As they say in the antiques market, something is only worth what someone is willing to pay for it. In your case and mine, you are worth the life and death of Christ. God was willing to pay for you with the death of his son, to make you his legitimate child with an eternal inheritance; likewise, Jesus was willing to pay for you with his own death and suffering, to make you his own brother/sister/friend. God proved his love for you in this, while you were still a sinner (spiritually, sitting on the couch at best, but more likely doing something worse, like hurting yourself and others), Christ died for you. (Romans 5:8). That kind of love and ascribed value cannot be lost.

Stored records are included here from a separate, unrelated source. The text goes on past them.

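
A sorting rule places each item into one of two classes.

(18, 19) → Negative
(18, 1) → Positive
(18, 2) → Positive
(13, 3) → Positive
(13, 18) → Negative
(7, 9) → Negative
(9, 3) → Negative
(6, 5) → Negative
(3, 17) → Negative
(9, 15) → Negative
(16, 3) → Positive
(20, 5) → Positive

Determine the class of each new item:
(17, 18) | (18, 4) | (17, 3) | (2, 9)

A rule that fits every label: first > second AND sum ≥ 16 — true of each 'Positive' example, false of each 'Negative' one.
Negative: (17, 18), since 17 < 18, 17+18 = 35. Positive: (18, 4), since 18 > 4, 18+4 = 22. Positive: (17, 3), since 17 > 3, 17+3 = 20. Negative: (2, 9), since 2 < 9, 2+9 = 11.

Negative, Positive, Positive, Negative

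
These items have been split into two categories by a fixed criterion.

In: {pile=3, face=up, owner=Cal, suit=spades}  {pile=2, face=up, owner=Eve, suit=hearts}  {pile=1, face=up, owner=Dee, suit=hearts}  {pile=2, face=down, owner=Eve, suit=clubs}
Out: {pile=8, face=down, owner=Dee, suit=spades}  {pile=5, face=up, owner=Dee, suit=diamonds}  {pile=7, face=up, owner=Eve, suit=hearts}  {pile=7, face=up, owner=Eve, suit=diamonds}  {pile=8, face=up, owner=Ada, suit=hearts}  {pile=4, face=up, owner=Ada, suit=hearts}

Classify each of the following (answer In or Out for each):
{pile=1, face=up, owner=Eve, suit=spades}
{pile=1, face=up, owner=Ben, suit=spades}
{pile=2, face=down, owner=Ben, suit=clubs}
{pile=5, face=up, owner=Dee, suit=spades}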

Purpose, on the other hand, is what gets you off the couch and into the game of life. We are multi-purpose people. All of us share the common purpose to love God, ourselves and others; we are Lover by name. We are also made to bear the fruit of the Spirit (lots more on this next week). Our talents can point us to some things we are made to do, in the way I might say about my leggy daughter that she was “born to run.” Our purposes are also evidenced by what brings us joy. Purpose is also often born out of pain: from our own wounds, we work to heal the wounds of the world.
At 44, I now know both my value and my purpose, but like Kelly, I have to remember which one serves the other. I have to believe in how much God loves me so that I can pause my purpose-driven activities in order to, yes, go back to sitting on my couch. Because of God’s message to me, I can be still and hear, “Hello, Beloved. Rest up. Enjoy ‘Downton Abby’ and a cuddle with your kids,” rather than listen to the enemy say, “Hey, you big loser. Go back to your laptop and try to book another speaking engagement.” If the enemy tries the later, I tell him to stuff it.
So. What about you?
Do you know that you don’t have to be stressed out to be valuable?
Culture has a way of measuring our worth by how long we can endure a punishing schedule, and the result is an anxious life. But God meets your need for a name, eternal and infinite value, and purpose. This week, I offer a two-part exercise:
1. Write down some of your multiple purposes. What were you “made to do”?
2. Pay attention to what makes you feel worthy, and what makes you feel weak, worthless, foolish or not-enough this week. What unconscious expectations do you hold for yourself?
I hope you’ll stick with me, because I want you to get free, friends, and there’s lots more to say on this subject! Be you bravely this week, and we’ll talk again soon.